Department of Drug Design and Pharmacology, Faculty of Health and Medical Sciences, University of Copenhagen, Universitetsparken 2, Copenhagen 2100, Denmark.
Bioorg Med Chem Lett. 2012 Sep 15;22(18):5811-3. doi: 10.1016/j.bmcl.2012.07.091. Epub 2012 Aug 2.

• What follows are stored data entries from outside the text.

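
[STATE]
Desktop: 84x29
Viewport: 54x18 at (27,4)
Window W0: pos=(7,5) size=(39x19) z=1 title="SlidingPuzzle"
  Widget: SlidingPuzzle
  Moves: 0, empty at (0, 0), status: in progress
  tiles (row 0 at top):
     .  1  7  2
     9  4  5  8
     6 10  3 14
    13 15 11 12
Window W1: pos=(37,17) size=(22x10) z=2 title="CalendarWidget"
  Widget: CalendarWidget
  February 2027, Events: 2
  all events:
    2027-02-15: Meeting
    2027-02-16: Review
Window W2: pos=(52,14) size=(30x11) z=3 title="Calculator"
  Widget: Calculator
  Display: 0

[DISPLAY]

                                                      
━━━━━━━━━━━━━━━━━━┓                                   
                  ┃                                   
──────────────────┨                                   
─┐                ┃                                   
 │                ┃                                   
─┤                ┃                                   
 │                ┃                                   
─┤                ┃                                   
 │                ┃                                   
─┤                ┃      ┏━━━━━━━━━━━━━━━━━━━━━━━━━━━━
 │                ┃      ┃ Calculator                 
─┘                ┃      ┠────────────────────────────
          ┏━━━━━━━━━━━━━━┃                           0
          ┃ CalendarWidge┃┌───┬───┬───┬───┐           
          ┠──────────────┃│ 7 │ 8 │ 9 │ ÷ │           
          ┃   February 20┃├───┼───┼───┼───┤           
          ┃Mo Tu We Th Fr┃│ 4 │ 5 │ 6 │ × │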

The human histone demethylases of the KDM4 (JMJD2) family have been associated to diseases such as prostate and breast cancer, as well as X-linked mental retardation. Therefore, these enzymes are considered oncogenes and their selective inhibition might be a possible therapeutic approach to treat cancer. Here we describe a heterocyclic ring system library screened against the histone demethylase KDM4C (JMJD2C) in the search for novel inhibitory scaffolds. A 4-hydroxypyrazole scaffold was identified as an inhibitor of KDM4C; this scaffold could be employed in the further development of novel therapeutics, as well as for the elucidation of the biological roles of KDM4C on epigenetic regulation.
人类组蛋白去甲基酶家族的 KDM4(JMJD2)已与前列腺癌和乳腺癌以及 X 连锁智力迟钝等疾病相关。因此,这些酶被认为是致癌基因,它们的选择性抑制可能是治疗癌症的一种可行的治疗方法。在这里,我们描述了一个针对组蛋白去甲基酶 KDM4C(JMJD2C)筛选的杂环环系统文库,以寻找新的抑制支架。鉴定出 4-羟基吡唑作为 KDM4C 的抑制剂;该支架可用于新型治疗药物的进一步开发,以及阐明 KDM4C 在表观遗传调控中的生物学作用。